Okay, so I commented on the NYT. It's the blog they have set up about adoption. The author of the current post is an adoptee. She writes about how happy she is that the child she is pregnant with will never be told how "lucky" they are. To tell an adoptee how "lucky" they are completely plays into the perception of adoptive parents as saviors. Needles to say, lots of people disagreed with me. Adoptee gratitude seems to be something lots of people buy into.
Many of the commenters say of course adoptees are lucky, look at the children who aren't adopted. Yeah, and look at all the people born in 1963 to neglectful or abusive parents. I wasn't. Do random strangers commonly tell me "you're so lucky your parents didn't beat you and chose to raise you in a nurturing environment." Nope, not once.
Yes, all of us who were raised in loving homes are lucky. However, this fact is only pointed out to adoptees. It begins to sound like they are less worthy than a child born into a loving home.
Most people don't adopt for altruistic reasons, most adopt to fulfill the maternal and paternal instincts. Most adoptive parents did not grudgingly take on the care of a child. They wanted a child. They longed for a child. We did.
I have not for one second ever felt my children who came into our family through adoption were for one second any luckier than the children I gave birth to. Yes, they needed someone to raise them. But frankly the fact that they needed adoptive parents had nothing to do with them. They should be no more kissing my ass than my other kids. They didn't ask to be adopted. I chose to parent them. I may be their savior at some point in their life, but it won't be solely because I am their adoptive mother. It will likely be because I bailed them out of jail, or paid for law school or taught them how to wax their eyebrows. Things everyone should express gratitude about.
Really think about everything adoptee gratitude implies. It implies that some people are less lovable than others. The little word "lucky" can pack a whole lot of meaning to a child that may already feel different to other children. Don't set them apart further by telling them what they "should" feel, unless you are going to say it to every kid you meet.
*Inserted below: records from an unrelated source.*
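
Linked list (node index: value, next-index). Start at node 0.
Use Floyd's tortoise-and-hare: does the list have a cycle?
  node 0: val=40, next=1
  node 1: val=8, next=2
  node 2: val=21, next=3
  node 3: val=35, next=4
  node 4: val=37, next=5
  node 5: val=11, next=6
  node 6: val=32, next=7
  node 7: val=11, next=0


Floyd's tortoise (slow, +1) and hare (fast, +2):
  init: slow=0, fast=0
  step 1: slow=1, fast=2
  step 2: slow=2, fast=4
  step 3: slow=3, fast=6
  step 4: slow=4, fast=0
  step 5: slow=5, fast=2
  step 6: slow=6, fast=4
  step 7: slow=7, fast=6
  step 8: slow=0, fast=0
  slow == fast at node 0: cycle detected

Cycle: yes


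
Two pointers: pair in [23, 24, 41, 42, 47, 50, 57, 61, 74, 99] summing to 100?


lo=0(23)+hi=9(99)=122
lo=0(23)+hi=8(74)=97
lo=1(24)+hi=8(74)=98
lo=2(41)+hi=8(74)=115
lo=2(41)+hi=7(61)=102
lo=2(41)+hi=6(57)=98
lo=3(42)+hi=6(57)=99
lo=4(47)+hi=6(57)=104
lo=4(47)+hi=5(50)=97

No pair found


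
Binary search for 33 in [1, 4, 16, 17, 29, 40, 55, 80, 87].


Step 1: lo=0, hi=8, mid=4, val=29
Step 2: lo=5, hi=8, mid=6, val=55
Step 3: lo=5, hi=5, mid=5, val=40

Not found


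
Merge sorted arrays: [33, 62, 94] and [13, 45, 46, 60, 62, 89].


Take 13 from B
Take 33 from A
Take 45 from B
Take 46 from B
Take 60 from B
Take 62 from A
Take 62 from B
Take 89 from B

Merged: [13, 33, 45, 46, 60, 62, 62, 89, 94]


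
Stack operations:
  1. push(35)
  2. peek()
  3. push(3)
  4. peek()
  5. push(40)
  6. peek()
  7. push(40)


push(35) -> [35]
peek()->35
push(3) -> [35, 3]
peek()->3
push(40) -> [35, 3, 40]
peek()->40
push(40) -> [35, 3, 40, 40]

Final stack: [35, 3, 40, 40]


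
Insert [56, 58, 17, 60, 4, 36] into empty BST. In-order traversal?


Insert 56: root
Insert 58: R from 56
Insert 17: L from 56
Insert 60: R from 56 -> R from 58
Insert 4: L from 56 -> L from 17
Insert 36: L from 56 -> R from 17

In-order: [4, 17, 36, 56, 58, 60]


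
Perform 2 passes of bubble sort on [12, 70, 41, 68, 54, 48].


Initial: [12, 70, 41, 68, 54, 48]
Pass 1: [12, 41, 68, 54, 48, 70] (4 swaps)
Pass 2: [12, 41, 54, 48, 68, 70] (2 swaps)

After 2 passes: [12, 41, 54, 48, 68, 70]


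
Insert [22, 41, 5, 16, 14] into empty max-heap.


Insert 22: [22]
Insert 41: [41, 22]
Insert 5: [41, 22, 5]
Insert 16: [41, 22, 5, 16]
Insert 14: [41, 22, 5, 16, 14]

Final heap: [41, 22, 5, 16, 14]


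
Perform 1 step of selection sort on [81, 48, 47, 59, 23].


Initial: [81, 48, 47, 59, 23]
Step 1: min=23 at 4
  Swap: [23, 48, 47, 59, 81]

After 1 step: [23, 48, 47, 59, 81]


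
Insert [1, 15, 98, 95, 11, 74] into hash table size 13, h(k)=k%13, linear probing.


Insert 1: h=1 -> slot 1
Insert 15: h=2 -> slot 2
Insert 98: h=7 -> slot 7
Insert 95: h=4 -> slot 4
Insert 11: h=11 -> slot 11
Insert 74: h=9 -> slot 9

Table: [None, 1, 15, None, 95, None, None, 98, None, 74, None, 11, None]


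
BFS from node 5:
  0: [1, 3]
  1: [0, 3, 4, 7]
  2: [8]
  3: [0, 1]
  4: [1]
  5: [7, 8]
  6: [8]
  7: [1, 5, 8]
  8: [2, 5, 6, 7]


Visit 5, enqueue [7, 8]
Visit 7, enqueue [1]
Visit 8, enqueue [2, 6]
Visit 1, enqueue [0, 3, 4]
Visit 2, enqueue []
Visit 6, enqueue []
Visit 0, enqueue []
Visit 3, enqueue []
Visit 4, enqueue []

BFS order: [5, 7, 8, 1, 2, 6, 0, 3, 4]


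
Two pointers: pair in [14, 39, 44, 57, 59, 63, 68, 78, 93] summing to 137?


lo=0(14)+hi=8(93)=107
lo=1(39)+hi=8(93)=132
lo=2(44)+hi=8(93)=137

Yes: 44+93=137


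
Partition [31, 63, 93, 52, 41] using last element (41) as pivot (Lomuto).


Pivot: 41
  31 <= 41: advance i (no swap)
Place pivot at 1: [31, 41, 93, 52, 63]

Partitioned: [31, 41, 93, 52, 63]


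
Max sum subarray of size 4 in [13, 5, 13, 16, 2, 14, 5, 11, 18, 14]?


[0:4]: 47
[1:5]: 36
[2:6]: 45
[3:7]: 37
[4:8]: 32
[5:9]: 48
[6:10]: 48

Max: 48 at [5:9]


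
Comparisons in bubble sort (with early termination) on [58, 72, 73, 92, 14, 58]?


Algorithm: bubble sort (with early termination)
Input: [58, 72, 73, 92, 14, 58]
Sorted: [14, 58, 58, 72, 73, 92]

15


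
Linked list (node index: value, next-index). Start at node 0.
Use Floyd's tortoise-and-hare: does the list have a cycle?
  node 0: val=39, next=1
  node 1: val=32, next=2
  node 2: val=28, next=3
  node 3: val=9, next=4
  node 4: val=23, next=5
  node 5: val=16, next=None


Floyd's tortoise (slow, +1) and hare (fast, +2):
  init: slow=0, fast=0
  step 1: slow=1, fast=2
  step 2: slow=2, fast=4
  step 3: fast 4->5->None, no cycle

Cycle: no


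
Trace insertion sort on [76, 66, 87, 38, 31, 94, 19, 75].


Initial: [76, 66, 87, 38, 31, 94, 19, 75]
Insert 66: [66, 76, 87, 38, 31, 94, 19, 75]
Insert 87: [66, 76, 87, 38, 31, 94, 19, 75]
Insert 38: [38, 66, 76, 87, 31, 94, 19, 75]
Insert 31: [31, 38, 66, 76, 87, 94, 19, 75]
Insert 94: [31, 38, 66, 76, 87, 94, 19, 75]
Insert 19: [19, 31, 38, 66, 76, 87, 94, 75]
Insert 75: [19, 31, 38, 66, 75, 76, 87, 94]

Sorted: [19, 31, 38, 66, 75, 76, 87, 94]


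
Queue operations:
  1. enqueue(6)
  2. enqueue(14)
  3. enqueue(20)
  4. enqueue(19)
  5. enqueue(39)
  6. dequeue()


enqueue(6) -> [6]
enqueue(14) -> [6, 14]
enqueue(20) -> [6, 14, 20]
enqueue(19) -> [6, 14, 20, 19]
enqueue(39) -> [6, 14, 20, 19, 39]
dequeue()->6, [14, 20, 19, 39]

Final queue: [14, 20, 19, 39]


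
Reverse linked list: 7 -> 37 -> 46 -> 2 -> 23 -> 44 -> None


Step 1: curr=7, set curr.next=prev(None) | reversed so far: 7
Step 2: curr=37, set curr.next=prev(7) | reversed so far: 37 -> 7
Step 3: curr=46, set curr.next=prev(37) | reversed so far: 46 -> 37 -> 7
Step 4: curr=2, set curr.next=prev(46) | reversed so far: 2 -> 46 -> 37 -> 7
Step 5: curr=23, set curr.next=prev(2) | reversed so far: 23 -> 2 -> 46 -> 37 -> 7
Step 6: curr=44, set curr.next=prev(23) | reversed so far: 44 -> 23 -> 2 -> 46 -> 37 -> 7

44 -> 23 -> 2 -> 46 -> 37 -> 7 -> None


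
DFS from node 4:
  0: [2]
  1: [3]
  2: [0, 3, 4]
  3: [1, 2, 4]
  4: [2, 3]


Visit 4, push [3, 2]
Visit 2, push [3, 0]
Visit 0, push []
Visit 3, push [1]
Visit 1, push []

DFS order: [4, 2, 0, 3, 1]


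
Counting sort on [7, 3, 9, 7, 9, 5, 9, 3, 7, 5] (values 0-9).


Input: [7, 3, 9, 7, 9, 5, 9, 3, 7, 5]
Counts: [0, 0, 0, 2, 0, 2, 0, 3, 0, 3]

Sorted: [3, 3, 5, 5, 7, 7, 7, 9, 9, 9]


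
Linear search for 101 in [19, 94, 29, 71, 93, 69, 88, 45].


i=0: 19!=101
i=1: 94!=101
i=2: 29!=101
i=3: 71!=101
i=4: 93!=101
i=5: 69!=101
i=6: 88!=101
i=7: 45!=101

Not found, 8 comps


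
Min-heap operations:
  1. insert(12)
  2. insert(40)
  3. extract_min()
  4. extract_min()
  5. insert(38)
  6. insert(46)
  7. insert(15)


insert(12) -> [12]
insert(40) -> [12, 40]
extract_min()->12, [40]
extract_min()->40, []
insert(38) -> [38]
insert(46) -> [38, 46]
insert(15) -> [15, 46, 38]

Final heap: [15, 46, 38]


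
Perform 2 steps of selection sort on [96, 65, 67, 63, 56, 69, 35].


Initial: [96, 65, 67, 63, 56, 69, 35]
Step 1: min=35 at 6
  Swap: [35, 65, 67, 63, 56, 69, 96]
Step 2: min=56 at 4
  Swap: [35, 56, 67, 63, 65, 69, 96]

After 2 steps: [35, 56, 67, 63, 65, 69, 96]


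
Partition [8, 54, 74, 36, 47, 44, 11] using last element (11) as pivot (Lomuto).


Pivot: 11
  8 <= 11: advance i (no swap)
Place pivot at 1: [8, 11, 74, 36, 47, 44, 54]

Partitioned: [8, 11, 74, 36, 47, 44, 54]


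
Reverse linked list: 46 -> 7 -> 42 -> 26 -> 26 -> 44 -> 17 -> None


Step 1: curr=46, set curr.next=prev(None) | reversed so far: 46
Step 2: curr=7, set curr.next=prev(46) | reversed so far: 7 -> 46
Step 3: curr=42, set curr.next=prev(7) | reversed so far: 42 -> 7 -> 46
Step 4: curr=26, set curr.next=prev(42) | reversed so far: 26 -> 42 -> 7 -> 46
Step 5: curr=26, set curr.next=prev(26) | reversed so far: 26 -> 26 -> 42 -> 7 -> 46
Step 6: curr=44, set curr.next=prev(26) | reversed so far: 44 -> 26 -> 26 -> 42 -> 7 -> 46
Step 7: curr=17, set curr.next=prev(44) | reversed so far: 17 -> 44 -> 26 -> 26 -> 42 -> 7 -> 46

17 -> 44 -> 26 -> 26 -> 42 -> 7 -> 46 -> None


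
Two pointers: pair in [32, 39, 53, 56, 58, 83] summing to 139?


lo=0(32)+hi=5(83)=115
lo=1(39)+hi=5(83)=122
lo=2(53)+hi=5(83)=136
lo=3(56)+hi=5(83)=139

Yes: 56+83=139


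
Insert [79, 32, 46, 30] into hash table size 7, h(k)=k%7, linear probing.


Insert 79: h=2 -> slot 2
Insert 32: h=4 -> slot 4
Insert 46: h=4, 1 probes -> slot 5
Insert 30: h=2, 1 probes -> slot 3

Table: [None, None, 79, 30, 32, 46, None]


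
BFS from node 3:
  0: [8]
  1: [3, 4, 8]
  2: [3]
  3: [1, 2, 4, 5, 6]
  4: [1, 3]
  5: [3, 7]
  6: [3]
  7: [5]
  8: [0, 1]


Visit 3, enqueue [1, 2, 4, 5, 6]
Visit 1, enqueue [8]
Visit 2, enqueue []
Visit 4, enqueue []
Visit 5, enqueue [7]
Visit 6, enqueue []
Visit 8, enqueue [0]
Visit 7, enqueue []
Visit 0, enqueue []

BFS order: [3, 1, 2, 4, 5, 6, 8, 7, 0]


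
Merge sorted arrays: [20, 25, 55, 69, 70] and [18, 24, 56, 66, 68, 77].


Take 18 from B
Take 20 from A
Take 24 from B
Take 25 from A
Take 55 from A
Take 56 from B
Take 66 from B
Take 68 from B
Take 69 from A
Take 70 from A

Merged: [18, 20, 24, 25, 55, 56, 66, 68, 69, 70, 77]


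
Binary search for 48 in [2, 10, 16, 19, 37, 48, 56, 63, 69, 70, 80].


Step 1: lo=0, hi=10, mid=5, val=48

Found at index 5


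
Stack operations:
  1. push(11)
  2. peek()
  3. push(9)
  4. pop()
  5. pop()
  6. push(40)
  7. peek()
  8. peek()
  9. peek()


push(11) -> [11]
peek()->11
push(9) -> [11, 9]
pop()->9, [11]
pop()->11, []
push(40) -> [40]
peek()->40
peek()->40
peek()->40

Final stack: [40]


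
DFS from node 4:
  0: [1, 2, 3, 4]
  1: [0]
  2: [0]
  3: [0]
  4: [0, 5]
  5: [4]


Visit 4, push [5, 0]
Visit 0, push [3, 2, 1]
Visit 1, push []
Visit 2, push []
Visit 3, push []
Visit 5, push []

DFS order: [4, 0, 1, 2, 3, 5]


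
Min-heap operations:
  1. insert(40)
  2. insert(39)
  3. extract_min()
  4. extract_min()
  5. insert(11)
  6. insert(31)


insert(40) -> [40]
insert(39) -> [39, 40]
extract_min()->39, [40]
extract_min()->40, []
insert(11) -> [11]
insert(31) -> [11, 31]

Final heap: [11, 31]


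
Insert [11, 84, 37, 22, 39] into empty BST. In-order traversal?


Insert 11: root
Insert 84: R from 11
Insert 37: R from 11 -> L from 84
Insert 22: R from 11 -> L from 84 -> L from 37
Insert 39: R from 11 -> L from 84 -> R from 37

In-order: [11, 22, 37, 39, 84]


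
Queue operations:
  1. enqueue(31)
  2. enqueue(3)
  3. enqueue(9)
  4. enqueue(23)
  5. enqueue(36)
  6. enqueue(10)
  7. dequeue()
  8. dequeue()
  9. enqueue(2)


enqueue(31) -> [31]
enqueue(3) -> [31, 3]
enqueue(9) -> [31, 3, 9]
enqueue(23) -> [31, 3, 9, 23]
enqueue(36) -> [31, 3, 9, 23, 36]
enqueue(10) -> [31, 3, 9, 23, 36, 10]
dequeue()->31, [3, 9, 23, 36, 10]
dequeue()->3, [9, 23, 36, 10]
enqueue(2) -> [9, 23, 36, 10, 2]

Final queue: [9, 23, 36, 10, 2]


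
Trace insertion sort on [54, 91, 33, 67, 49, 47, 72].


Initial: [54, 91, 33, 67, 49, 47, 72]
Insert 91: [54, 91, 33, 67, 49, 47, 72]
Insert 33: [33, 54, 91, 67, 49, 47, 72]
Insert 67: [33, 54, 67, 91, 49, 47, 72]
Insert 49: [33, 49, 54, 67, 91, 47, 72]
Insert 47: [33, 47, 49, 54, 67, 91, 72]
Insert 72: [33, 47, 49, 54, 67, 72, 91]

Sorted: [33, 47, 49, 54, 67, 72, 91]


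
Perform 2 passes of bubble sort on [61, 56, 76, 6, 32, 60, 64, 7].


Initial: [61, 56, 76, 6, 32, 60, 64, 7]
Pass 1: [56, 61, 6, 32, 60, 64, 7, 76] (6 swaps)
Pass 2: [56, 6, 32, 60, 61, 7, 64, 76] (4 swaps)

After 2 passes: [56, 6, 32, 60, 61, 7, 64, 76]


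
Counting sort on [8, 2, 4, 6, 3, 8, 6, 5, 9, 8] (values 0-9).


Input: [8, 2, 4, 6, 3, 8, 6, 5, 9, 8]
Counts: [0, 0, 1, 1, 1, 1, 2, 0, 3, 1]

Sorted: [2, 3, 4, 5, 6, 6, 8, 8, 8, 9]


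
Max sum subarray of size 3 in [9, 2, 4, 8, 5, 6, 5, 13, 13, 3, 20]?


[0:3]: 15
[1:4]: 14
[2:5]: 17
[3:6]: 19
[4:7]: 16
[5:8]: 24
[6:9]: 31
[7:10]: 29
[8:11]: 36

Max: 36 at [8:11]


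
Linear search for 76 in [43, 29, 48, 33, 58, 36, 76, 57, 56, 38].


i=0: 43!=76
i=1: 29!=76
i=2: 48!=76
i=3: 33!=76
i=4: 58!=76
i=5: 36!=76
i=6: 76==76 found!

Found at 6, 7 comps


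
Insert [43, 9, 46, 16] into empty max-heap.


Insert 43: [43]
Insert 9: [43, 9]
Insert 46: [46, 9, 43]
Insert 16: [46, 16, 43, 9]

Final heap: [46, 16, 43, 9]


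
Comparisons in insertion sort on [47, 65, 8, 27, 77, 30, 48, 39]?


Algorithm: insertion sort
Input: [47, 65, 8, 27, 77, 30, 48, 39]
Sorted: [8, 27, 30, 39, 47, 48, 65, 77]

19


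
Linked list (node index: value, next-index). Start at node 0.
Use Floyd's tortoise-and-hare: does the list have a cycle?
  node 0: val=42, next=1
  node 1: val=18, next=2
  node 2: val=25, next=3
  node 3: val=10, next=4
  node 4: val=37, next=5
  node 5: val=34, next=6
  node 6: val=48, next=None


Floyd's tortoise (slow, +1) and hare (fast, +2):
  init: slow=0, fast=0
  step 1: slow=1, fast=2
  step 2: slow=2, fast=4
  step 3: slow=3, fast=6
  step 4: fast -> None, no cycle

Cycle: no


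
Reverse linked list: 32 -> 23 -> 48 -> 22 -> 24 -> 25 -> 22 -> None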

Bra-VO!!!! Thank you for speaking out!!!
Posted by: Margie | December 07, 2007 at 06:21 AM
Excellent.
Posted by: ppb | December 07, 2007 at 06:38 AM
That's a very good point. Thanks for talking about it and giving me the chance to think about it!
Posted by: Nadine | December 07, 2007 at 06:57 AM
Which leads very nicely into "real" children. Because adopted children aren't, doncha know?
Sigh.
WTF?
So I was born into a somewhat neglectful and abusive family.
I wasn't unlucky, it was just plain wrong.
When people are misguided enough to say that my two youngest children are sooooo lucky that we took them in --I try to set them straight but I'm also thinking that they (the dorks) are soooooo lucky I'm not barfing on them.
Posted by: Gawdess | December 07, 2007 at 07:11 AM
Thank you, Lisa. As one of those "lucky," "chosen" eternal children, I thank you.
Posted by: Songbird | December 07, 2007 at 01:14 PM
Excellent!
Posted by: Ansley | December 08, 2007 at 12:20 AM
Spot on, as usual.
Posted by: Susie | December 08, 2007 at 06:59 AM
Nearly everything I know about adoption, I learned from blogging. People like you are working hard to open the eyes of people like me. Bravo, and don't let the dissenters get you down.
Posted by: Her Grace | December 08, 2007 at 04:15 PM
You are sooooo right about the eyebrows. I was tragically born into a family of bushy-eyebrowed people who knew nothing of waxing.
Luckily I was saved by Cole's hairdresser recently. Thank God!
Posted by: Shannon | December 08, 2007 at 09:46 PM
Oh that adoptee gratitude is one of my pet peeves. I second what you say, completely. Thanks for this post.
Posted by: yankeetransferred | December 08, 2007 at 10:09 PM
Yup.
When people tell me how lucky Roo is, I always tell them I'm the lucky one. Trust me when I say it wasn't his good luck that brought us together. It's almost like people say it when they learn that someone is adopted because they don't know what else to say to be nice.
Posted by: Round is Funny | December 10, 2007 at 11:17 AM
The lucky comments always get me. I just had a positive conversation about this with a teacher that I just blogged about. Some times, people do 'get it'.